Lisa ran to the car and jumped into the passenger’s seat, not waiting for Kevin to open the door for her.
Kevin hopped into the driver’s seat, started the car and quickly backed away from in front of unit 10. Unit 10, their favorite place in the world, until today. A place, they both knew that they would probably never come back to again.
Kevin threw the car into drive and shot past the bus and out onto the road.
Chapter 13
September, One Year ago
Kevin and Lisa both breathed a sigh of relief when they thought they were safely away from the motel.

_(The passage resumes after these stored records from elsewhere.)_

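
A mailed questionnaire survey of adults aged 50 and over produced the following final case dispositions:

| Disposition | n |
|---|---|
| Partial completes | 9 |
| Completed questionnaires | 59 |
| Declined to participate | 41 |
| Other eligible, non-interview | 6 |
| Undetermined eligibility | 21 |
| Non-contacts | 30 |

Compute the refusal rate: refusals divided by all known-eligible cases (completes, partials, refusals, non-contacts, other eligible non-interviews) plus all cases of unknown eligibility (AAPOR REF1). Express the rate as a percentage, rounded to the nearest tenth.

Numerator: 41
Denom: 59 + 9 + 41 + 30 + 6 + 21 = 166
REF1 = 41 / 166 = 0.2470

24.7%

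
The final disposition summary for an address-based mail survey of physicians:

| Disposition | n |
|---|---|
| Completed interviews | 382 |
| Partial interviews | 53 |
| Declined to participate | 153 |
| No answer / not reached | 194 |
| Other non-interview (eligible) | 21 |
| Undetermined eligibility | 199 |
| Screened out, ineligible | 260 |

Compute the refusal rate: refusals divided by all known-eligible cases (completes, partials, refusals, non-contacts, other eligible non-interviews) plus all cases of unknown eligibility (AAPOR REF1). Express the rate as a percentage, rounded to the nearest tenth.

Num → 153
Denominator → 382 + 53 + 153 + 194 + 21 + 199 = 1002
REF1 = 153 / 1002 = 0.1527

15.3%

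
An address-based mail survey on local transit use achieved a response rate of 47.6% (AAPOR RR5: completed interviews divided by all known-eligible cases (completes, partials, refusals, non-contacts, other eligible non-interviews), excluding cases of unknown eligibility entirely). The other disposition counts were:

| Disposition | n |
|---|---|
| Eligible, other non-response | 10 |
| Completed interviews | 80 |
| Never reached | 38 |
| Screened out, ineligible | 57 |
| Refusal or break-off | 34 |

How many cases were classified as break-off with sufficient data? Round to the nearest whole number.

6

RR5 = 80 / D = 0.476
D = 80 / 0.476 = 168.1
Remaining denominator categories sum to 162
break-off with sufficient data = 168.1 − 162 ≈ 6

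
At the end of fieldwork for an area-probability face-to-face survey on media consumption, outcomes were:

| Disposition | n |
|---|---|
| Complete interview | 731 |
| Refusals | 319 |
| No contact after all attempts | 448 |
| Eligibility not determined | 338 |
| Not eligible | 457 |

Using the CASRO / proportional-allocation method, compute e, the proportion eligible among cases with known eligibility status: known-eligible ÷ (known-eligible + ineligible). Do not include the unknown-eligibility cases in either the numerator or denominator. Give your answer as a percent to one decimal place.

76.6%

Known eligible: 731 + 319 + 448 = 1498
e = 1498 / (1498 + 457) = 1498 / 1955 = 0.7662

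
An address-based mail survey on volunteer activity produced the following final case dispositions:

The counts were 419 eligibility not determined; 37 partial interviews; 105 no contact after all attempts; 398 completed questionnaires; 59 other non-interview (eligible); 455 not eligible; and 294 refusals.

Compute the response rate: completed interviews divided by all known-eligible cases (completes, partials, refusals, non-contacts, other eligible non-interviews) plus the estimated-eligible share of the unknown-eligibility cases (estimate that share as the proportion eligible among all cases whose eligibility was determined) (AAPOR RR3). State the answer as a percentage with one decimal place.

34.0%

Numerator = 398
Known eligible = 398 + 37 + 294 + 105 + 59 = 893
e = 893 / (893 + 455) = 893 / 1348 = 0.6625
Eligible share of unknowns = 0.6625 × 419 = 277.59
Base = 893 + 277.59 = 1170.59
RR3 = 398 / 1170.59 = 0.3400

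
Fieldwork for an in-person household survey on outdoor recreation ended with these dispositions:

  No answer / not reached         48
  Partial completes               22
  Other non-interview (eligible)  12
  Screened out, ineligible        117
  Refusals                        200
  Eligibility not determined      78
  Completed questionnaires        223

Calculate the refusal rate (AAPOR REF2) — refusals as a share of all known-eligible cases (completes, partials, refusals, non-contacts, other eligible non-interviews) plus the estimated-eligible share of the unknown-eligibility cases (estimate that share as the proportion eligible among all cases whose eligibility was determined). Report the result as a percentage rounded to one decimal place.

35.2%

Numerator: 200
Eligible (known): 223 + 22 + 200 + 48 + 12 = 505
e = 505 / (505 + 117) = 505 / 622 = 0.8119
Estimated eligible among unknowns: 0.8119 × 78 = 63.33
Denominator: 505 + 63.33 = 568.33
REF2 = 200 / 568.33 = 0.3519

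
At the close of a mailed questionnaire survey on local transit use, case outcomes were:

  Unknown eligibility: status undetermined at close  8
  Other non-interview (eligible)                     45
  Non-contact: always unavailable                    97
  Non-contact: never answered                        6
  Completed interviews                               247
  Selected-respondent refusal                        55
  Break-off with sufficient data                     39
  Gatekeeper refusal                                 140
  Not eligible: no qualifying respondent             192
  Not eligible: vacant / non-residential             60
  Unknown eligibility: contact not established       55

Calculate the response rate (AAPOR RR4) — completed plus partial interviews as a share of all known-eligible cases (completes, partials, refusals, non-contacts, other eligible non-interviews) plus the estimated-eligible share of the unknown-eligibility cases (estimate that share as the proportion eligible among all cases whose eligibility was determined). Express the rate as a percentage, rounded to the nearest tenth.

42.4%

Declined to participate = 140 + 55 = 195
Never reached = 6 + 97 = 103
Unknown eligibility = 55 + 8 = 63
Ineligible = 192 + 60 = 252
Numerator: 247 + 39 = 286
Known eligible: 247 + 39 + 195 + 103 + 45 = 629
e = 629 / (629 + 252) = 629 / 881 = 0.7140
Estimated eligible among unknowns: 0.7140 × 63 = 44.98
Base: 629 + 44.98 = 673.98
RR4 = 286 / 673.98 = 0.4243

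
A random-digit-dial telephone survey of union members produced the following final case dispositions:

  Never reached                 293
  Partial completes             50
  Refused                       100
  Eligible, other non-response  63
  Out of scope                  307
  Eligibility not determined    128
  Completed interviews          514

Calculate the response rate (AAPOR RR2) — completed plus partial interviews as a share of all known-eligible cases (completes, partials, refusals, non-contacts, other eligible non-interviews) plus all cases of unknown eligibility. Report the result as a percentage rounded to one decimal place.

49.1%

Top = 514 + 50 = 564
Denom = 514 + 50 + 100 + 293 + 63 + 128 = 1148
RR2 = 564 / 1148 = 0.4913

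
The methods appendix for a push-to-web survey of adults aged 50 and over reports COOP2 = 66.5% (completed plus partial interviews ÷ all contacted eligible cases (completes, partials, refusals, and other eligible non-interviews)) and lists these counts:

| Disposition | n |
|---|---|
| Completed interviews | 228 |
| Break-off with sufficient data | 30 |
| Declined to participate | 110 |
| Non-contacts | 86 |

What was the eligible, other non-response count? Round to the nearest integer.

Num: 228 + 30 = 258
COOP2 = 258 / D = 0.665
D = 258 / 0.665 = 388.0
Other denominator terms total 368
eligible, other non-response = 388.0 − 368 ≈ 20

20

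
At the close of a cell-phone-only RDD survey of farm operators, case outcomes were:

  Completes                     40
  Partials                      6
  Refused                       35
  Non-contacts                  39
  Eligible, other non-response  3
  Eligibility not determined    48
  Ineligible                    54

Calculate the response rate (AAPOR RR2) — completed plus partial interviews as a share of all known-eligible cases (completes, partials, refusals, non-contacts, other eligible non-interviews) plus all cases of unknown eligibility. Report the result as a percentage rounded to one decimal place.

26.9%

Numerator = 40 + 6 = 46
Denominator = 40 + 6 + 35 + 39 + 3 + 48 = 171
RR2 = 46 / 171 = 0.2690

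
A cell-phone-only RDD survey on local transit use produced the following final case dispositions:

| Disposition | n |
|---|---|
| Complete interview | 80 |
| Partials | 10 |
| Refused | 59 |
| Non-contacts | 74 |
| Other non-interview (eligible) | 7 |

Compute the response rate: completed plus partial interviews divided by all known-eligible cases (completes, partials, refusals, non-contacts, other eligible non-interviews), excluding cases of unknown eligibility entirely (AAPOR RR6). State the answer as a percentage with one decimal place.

Num → 80 + 10 = 90
Denom → 80 + 10 + 59 + 74 + 7 = 230
RR6 = 90 / 230 = 0.3913

39.1%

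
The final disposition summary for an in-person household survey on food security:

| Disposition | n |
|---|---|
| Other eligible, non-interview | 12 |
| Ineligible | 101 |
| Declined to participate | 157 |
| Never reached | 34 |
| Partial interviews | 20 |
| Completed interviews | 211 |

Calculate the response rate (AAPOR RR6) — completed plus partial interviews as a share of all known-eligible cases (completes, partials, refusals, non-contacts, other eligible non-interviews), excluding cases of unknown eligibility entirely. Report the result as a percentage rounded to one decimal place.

53.2%

Numerator = 211 + 20 = 231
Base = 211 + 20 + 157 + 34 + 12 = 434
RR6 = 231 / 434 = 0.5323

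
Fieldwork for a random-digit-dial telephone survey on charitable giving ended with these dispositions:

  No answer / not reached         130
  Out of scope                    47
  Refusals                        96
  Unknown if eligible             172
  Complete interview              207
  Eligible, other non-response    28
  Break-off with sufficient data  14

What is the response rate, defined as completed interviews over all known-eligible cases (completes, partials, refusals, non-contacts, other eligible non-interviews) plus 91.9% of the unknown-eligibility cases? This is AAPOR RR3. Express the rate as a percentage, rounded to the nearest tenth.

Top: 207
Eligible (known): 207 + 14 + 96 + 130 + 28 = 475
e × U: 0.9190 × 172 = 158.07
Denom: 475 + 158.07 = 633.07
RR3 = 207 / 633.07 = 0.3270

32.7%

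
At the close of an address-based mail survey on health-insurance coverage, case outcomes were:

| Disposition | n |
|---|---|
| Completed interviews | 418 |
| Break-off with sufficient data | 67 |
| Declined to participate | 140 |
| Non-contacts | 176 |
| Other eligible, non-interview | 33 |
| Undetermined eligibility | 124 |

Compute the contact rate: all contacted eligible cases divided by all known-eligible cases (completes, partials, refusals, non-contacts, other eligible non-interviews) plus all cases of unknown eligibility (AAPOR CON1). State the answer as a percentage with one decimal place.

68.7%

Num = 418 + 67 + 140 + 33 = 658
Denominator = 418 + 67 + 140 + 176 + 33 + 124 = 958
CON1 = 658 / 958 = 0.6868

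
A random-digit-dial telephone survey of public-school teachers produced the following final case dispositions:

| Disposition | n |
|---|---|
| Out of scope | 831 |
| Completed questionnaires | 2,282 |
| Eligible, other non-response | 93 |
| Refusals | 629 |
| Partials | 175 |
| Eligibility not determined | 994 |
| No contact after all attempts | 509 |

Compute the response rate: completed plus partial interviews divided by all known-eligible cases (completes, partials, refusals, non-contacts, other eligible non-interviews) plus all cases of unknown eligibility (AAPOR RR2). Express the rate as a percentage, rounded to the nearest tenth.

52.5%

Numerator = 2282 + 175 = 2457
Base = 2282 + 175 + 629 + 509 + 93 + 994 = 4682
RR2 = 2457 / 4682 = 0.5248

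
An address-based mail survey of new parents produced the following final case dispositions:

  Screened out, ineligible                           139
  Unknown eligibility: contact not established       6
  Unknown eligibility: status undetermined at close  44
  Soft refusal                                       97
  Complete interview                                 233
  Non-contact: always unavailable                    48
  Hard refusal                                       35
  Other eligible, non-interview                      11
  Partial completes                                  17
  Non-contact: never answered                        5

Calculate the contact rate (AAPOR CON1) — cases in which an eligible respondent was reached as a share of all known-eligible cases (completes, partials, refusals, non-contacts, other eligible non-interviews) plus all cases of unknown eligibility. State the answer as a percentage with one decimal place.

Refusals = 35 + 97 = 132
Never reached = 5 + 48 = 53
Undetermined eligibility = 6 + 44 = 50
Num = 233 + 17 + 132 + 11 = 393
Denom = 233 + 17 + 132 + 53 + 11 + 50 = 496
CON1 = 393 / 496 = 0.7923

79.2%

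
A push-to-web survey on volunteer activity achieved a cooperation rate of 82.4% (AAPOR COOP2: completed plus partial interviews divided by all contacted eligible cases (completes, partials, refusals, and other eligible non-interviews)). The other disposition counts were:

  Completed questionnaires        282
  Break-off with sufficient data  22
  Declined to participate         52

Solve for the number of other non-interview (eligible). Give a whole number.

Numerator = 282 + 22 = 304
COOP2 = 304 / D = 0.824
D = 304 / 0.824 = 368.9
Remaining denominator categories sum to 356
other non-interview (eligible) = 368.9 − 356 ≈ 13

13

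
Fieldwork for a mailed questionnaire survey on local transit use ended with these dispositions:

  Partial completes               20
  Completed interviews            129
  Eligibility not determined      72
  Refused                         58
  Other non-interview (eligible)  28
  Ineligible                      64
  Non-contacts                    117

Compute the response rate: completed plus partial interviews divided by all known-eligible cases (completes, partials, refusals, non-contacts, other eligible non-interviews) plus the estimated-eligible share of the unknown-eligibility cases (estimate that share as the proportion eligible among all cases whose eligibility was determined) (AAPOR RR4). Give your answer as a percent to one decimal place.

Num → 129 + 20 = 149
Known eligible → 129 + 20 + 58 + 117 + 28 = 352
e = 352 / (352 + 64) = 352 / 416 = 0.8462
Estimated eligible among unknowns → 0.8462 × 72 = 60.93
Denominator → 352 + 60.93 = 412.93
RR4 = 149 / 412.93 = 0.3608

36.1%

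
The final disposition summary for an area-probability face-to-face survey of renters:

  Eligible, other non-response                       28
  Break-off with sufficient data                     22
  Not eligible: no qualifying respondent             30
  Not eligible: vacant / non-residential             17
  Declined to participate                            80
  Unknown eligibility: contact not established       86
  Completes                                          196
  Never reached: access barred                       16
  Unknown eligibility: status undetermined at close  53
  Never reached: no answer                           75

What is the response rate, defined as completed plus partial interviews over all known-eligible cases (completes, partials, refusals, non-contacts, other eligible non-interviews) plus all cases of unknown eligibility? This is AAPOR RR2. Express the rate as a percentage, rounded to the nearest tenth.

39.2%

No answer / not reached = 75 + 16 = 91
Undetermined eligibility = 86 + 53 = 139
Not eligible = 30 + 17 = 47
Num → 196 + 22 = 218
Denom → 196 + 22 + 80 + 91 + 28 + 139 = 556
RR2 = 218 / 556 = 0.3921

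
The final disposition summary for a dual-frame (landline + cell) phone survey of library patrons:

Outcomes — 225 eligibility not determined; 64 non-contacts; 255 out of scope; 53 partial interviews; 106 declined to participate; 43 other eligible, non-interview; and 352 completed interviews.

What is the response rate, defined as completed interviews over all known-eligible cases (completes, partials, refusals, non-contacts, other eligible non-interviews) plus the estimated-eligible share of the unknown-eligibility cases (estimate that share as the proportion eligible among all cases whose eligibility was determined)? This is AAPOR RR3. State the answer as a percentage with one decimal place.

45.3%

Num = 352
Known eligible = 352 + 53 + 106 + 64 + 43 = 618
e = 618 / (618 + 255) = 618 / 873 = 0.7079
e × U = 0.7079 × 225 = 159.28
Base = 618 + 159.28 = 777.28
RR3 = 352 / 777.28 = 0.4529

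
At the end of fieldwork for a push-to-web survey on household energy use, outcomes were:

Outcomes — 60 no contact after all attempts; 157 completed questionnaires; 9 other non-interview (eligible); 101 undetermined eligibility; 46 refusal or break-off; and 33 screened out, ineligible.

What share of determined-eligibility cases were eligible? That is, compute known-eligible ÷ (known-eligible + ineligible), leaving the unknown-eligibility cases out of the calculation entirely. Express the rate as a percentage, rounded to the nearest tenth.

89.2%

Eligible (known): 157 + 46 + 60 + 9 = 272
e = 272 / (272 + 33) = 272 / 305 = 0.8918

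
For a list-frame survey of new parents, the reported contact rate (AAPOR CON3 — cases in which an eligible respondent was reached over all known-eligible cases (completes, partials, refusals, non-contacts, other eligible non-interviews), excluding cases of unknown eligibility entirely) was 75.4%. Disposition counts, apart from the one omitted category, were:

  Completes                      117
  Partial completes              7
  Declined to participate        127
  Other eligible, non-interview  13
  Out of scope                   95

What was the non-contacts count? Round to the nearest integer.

86

Num: 117 + 7 + 127 + 13 = 264
CON3 = 264 / D = 0.754
D = 264 / 0.754 = 350.1
Remaining denominator categories sum to 264
non-contacts = 350.1 − 264 ≈ 86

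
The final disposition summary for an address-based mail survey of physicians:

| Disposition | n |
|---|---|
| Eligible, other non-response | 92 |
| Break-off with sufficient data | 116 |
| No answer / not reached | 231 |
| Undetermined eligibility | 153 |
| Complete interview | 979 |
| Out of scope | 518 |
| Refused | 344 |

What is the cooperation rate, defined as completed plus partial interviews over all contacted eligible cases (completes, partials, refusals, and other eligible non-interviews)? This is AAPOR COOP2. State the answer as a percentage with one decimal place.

71.5%

Num: 979 + 116 = 1095
Denominator: 979 + 116 + 344 + 92 = 1531
COOP2 = 1095 / 1531 = 0.7152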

“They seem to be coming this way,” Lisa finally said.
“Yeah, I hope we can get home and warn everyone before they make it to Bolivar,” Kevin replied.
“I hope they believe us,” Lisa said, “If someone would have showed up when we were at your place eating the other day, would you have believed them?”
“Hell no,” Kevin replied. “I would have thought they were high on something. I think my dad will believe me though. I doubt he will buy the story about the zombies, but he will at least believe we saw something serious enough that he will get ready to defend himself. I’m sure he will think the government is trying to take over Bolivar. He blames everything on the government.”
Lisa smiled, “Not my dad. He will look at his watch, ask me where the hell I’ve been and then he will want to know why you kept his daughter out all night. What he will suspect will be way off base, at least it will be this time.”
“You don’t think he will buy the story that I was trying to protect you from flesh eating zombies?” Kevin grinned. “I have the blood all over me to prove it.”